On Feb. 22, Father Rugirangoga was in New York, where he spoke before a packed audience at the Sheen Center for Thought and Culture in lower Manhattan about his own experience during the genocide and of his mission since to bring forgiveness, healing, reconciliation and hope to his country. Father Rugirangoga talked during a panel discussion following an evening screening of “Forgiveness, The Secret of Peace,” a searing documentary that examines the desolation the genocide wrought and his work to bring together both victims and perpetrators to forge a common future built on peace and brotherhood.

He was joined on stage by Consolee Nishimwe, a fellow Rwandan and genocide victim who now lives in New York City, and by Mother Clare Matthiass, C.F.R., the community servant of the Franciscan Sisters of the Renewal, and Father Christopher Argano, vocations director for the archdiocese, who were moderators of the discussion.

For a Catholic priest, there could be no alternative to forgiveness. The words spoken by Christ on the cross are unambiguous. “Forgive them, Father, for they know not what they do.” Father Rugirangoga forgave the man and, more than that, offered to put the man’s children through school.

“After returning to Rwanda, I started preaching about forgiveness, pardon and reconciliation,” he explained. “I had seen the way of healing after such a horror like genocide was to forgive. I forgave those that had killed my family. I went straight to (the man who had killed his mother) and I said, ‘In the name of Jesus I forgive you’… I wanted to show that freely I had forgiven him. He had no money. I decided to pay his school fees.”

During a healing visit to Lourdes, Father Rugirangoga said he received his commission from Jesus to bring about the healing and reconciliation of his people. He remembers the command as succinct and direct, “Ubald, carry your cross.”

“I said, genocide is a cross for me to carry!” he remembered. That “moment of grace” launched him on his ministry of preaching, healing and forgiveness that has made him an eminent and much sought-after speaker, both in his homeland and abroad, adviser to the Rwandan government on peace and reconciliation issues, and founder of the Center for the Secret of Peace in Rwanda, which seeks to rebuild the lives of both victims and perpetrators.

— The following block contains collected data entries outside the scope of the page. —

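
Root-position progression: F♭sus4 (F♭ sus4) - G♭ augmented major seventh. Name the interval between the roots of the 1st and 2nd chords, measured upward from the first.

The roots are F♭ and G♭.
From F♭ to G♭ is 2 semitones, exactly the major second.

major second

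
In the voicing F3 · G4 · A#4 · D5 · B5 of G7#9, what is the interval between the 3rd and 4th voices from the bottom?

Those voices are A#4 and D5.
A# up to D is 4 semitones, a half step narrower than a perfect fourth, so the interval is diminished.

diminished 4th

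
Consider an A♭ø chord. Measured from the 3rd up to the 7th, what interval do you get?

perfect fifth

The chord tones of A♭ø are A♭–C♭–E𝄫–G♭.
3rd = C♭; 7th = G♭.
From C♭ to G♭ is 7 semitones, exactly the perfect fifth.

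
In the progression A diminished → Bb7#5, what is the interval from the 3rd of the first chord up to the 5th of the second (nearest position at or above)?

augmented 4th

A diminished has C as its 3rd, and Bb7#5 has F# as its 5th.
4 letter names make it a fourth; at 6 semitones (a half step wider than perfect) the quality is augmented.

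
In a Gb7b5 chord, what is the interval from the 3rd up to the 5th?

diminished third

The chord tones of Gb7b5 are Gb–Bb–Dbb–Fb.
That puts Bb below Dbb.
From Bb to Dbb: 2 semitones over a third = diminished.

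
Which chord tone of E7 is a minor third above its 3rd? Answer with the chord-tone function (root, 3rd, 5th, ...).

5th

Spelling the chord: E–G#–B–D.
The 3rd is G#. A minor third above G# is B.
B is the chord's 5th.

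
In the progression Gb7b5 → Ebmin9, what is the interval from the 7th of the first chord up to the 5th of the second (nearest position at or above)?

Gb7b5 has Fb as its 7th, and Ebmin9 has Bb as its 5th.
4 letter names make it a fourth; at 6 semitones (a half step wider than perfect) the quality is augmented.

augmented fourth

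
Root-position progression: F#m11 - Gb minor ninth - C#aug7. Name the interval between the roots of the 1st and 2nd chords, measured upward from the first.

diminished second

The roots are F# and Gb.
F# up to Gb is 0 semitones, a whole step narrower than a major second, so the interval is diminished.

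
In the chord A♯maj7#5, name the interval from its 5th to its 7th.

minor third

Spelling the chord: A♯, C𝄪, E𝄪, G𝄪.
That puts E𝄪 below G𝄪.
3 letter names make it a third; at 3 semitones (a half step narrower than major) the quality is minor.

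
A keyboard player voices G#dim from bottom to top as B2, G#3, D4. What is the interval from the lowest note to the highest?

The outer voices are B2 and D4.
B up to D is 15 semitones, a half step narrower than a major tenth, so the interval is minor.

minor tenth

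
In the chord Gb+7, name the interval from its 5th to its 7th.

diminished third

The chord tones of Gb7#5 are Gb-Bb-D-Fb.
5th = D; 7th = Fb.
3 letter names make it a third; at 2 semitones (a whole step narrower than major) the quality is diminished.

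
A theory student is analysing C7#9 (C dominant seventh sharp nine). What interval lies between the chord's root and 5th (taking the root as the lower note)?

C7#9: C-E-G-B♭-D♯.
That puts C below G.
C up to G spans 5 letter names and 7 semitones — a perfect fifth.

perfect 5th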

Father Rugirangoga stressed the desire for forgiveness and pardon must be sincere by both parties. The people who had perpetrated genocide were, in a way, victims too, he said, carrying the horror, the burden and deep shame of what they had done. Many of those people had lived side by side before their government roused them to murder.

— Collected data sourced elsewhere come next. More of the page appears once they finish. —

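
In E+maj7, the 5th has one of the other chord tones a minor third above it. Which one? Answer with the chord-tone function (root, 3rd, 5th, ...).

7th

Spelling the chord: E-G♯-B♯-D♯.
The 5th is B♯. A minor third above B♯ is D♯.
D♯ is the chord's 7th.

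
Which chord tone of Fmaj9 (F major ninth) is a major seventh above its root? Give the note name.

E

Spelling the chord: F, A, C, E, G.
The root is F. A major seventh above F is E.
E is the chord's 7th.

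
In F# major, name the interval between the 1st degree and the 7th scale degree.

F# major: F# G# A# B C# D# E#.
1st degree = F#; 7th degree = E#.
From F# to E# is 11 semitones, exactly the major seventh.

major 7th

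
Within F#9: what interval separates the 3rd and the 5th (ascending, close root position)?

minor 3rd

Spelling the chord: F#-A#-C#-E-G#.
3rd = A#; 5th = C#.
3 letter names make it a third; at 3 semitones (a half step narrower than major) the quality is minor.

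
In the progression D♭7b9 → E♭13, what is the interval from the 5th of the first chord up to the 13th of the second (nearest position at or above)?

major 3rd

D♭7b9 has A♭ as its 5th, and E♭13 has C as its 13th.
From A♭ to C is 4 semitones, exactly the major third.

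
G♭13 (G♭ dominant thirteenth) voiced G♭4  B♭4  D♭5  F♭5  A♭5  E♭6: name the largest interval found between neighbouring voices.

P5

Adjacent intervals: G♭4→B♭4 = major third; B♭4→D♭5 = minor third; D♭5→F♭5 = minor third; F♭5→A♭5 = major third; A♭5→E♭6 = perfect fifth.
The largest is A♭5 to E♭6, a perfect fifth (7 semitones).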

“The people you saw in the film were our neighbors,” said Ms. Nishimwe, who has written a book, “Tested to the Limit,” on her own experiences during the Rwandan genocide. “We knew them very well.”

“The victims of the genocide are traumatized by what happened to them,” Father Rugirangoga said. “The executioners of the genocide are also traumatized because of what they have done. Everyone needs inner peace. Forgiveness and asking for pardon is the key to peace. We have to forgive if we want to survive.”

He stressed that forgiveness and asking pardon are ultimately liberating, freeing people to move forward from their trauma and begin piecing their lives, and their community, back together. “If you don’t forgive, you have a burden to carry,” he said. “As it is when you don’t ask for forgiveness.” He illustrated the message by physically carrying Father Argano about the stage on his back while saying, “I will never forgive him.” Then he had Father Argano carry him while refusing to ask for pardon.

During the genocide, Rwanda came about as close as a nation can get to suicide. Since then, miraculous progress has been made. The tiny land-locked mountainous nation, once a slaughterhouse, is now a beacon in Africa for economic development.

The daughter of the man who killed Father Rugirangoga’s mother has progressed, too, in her studies. “The girl is in medical school,” he said. “I am so happy! This year in December she will be a medical doctor.”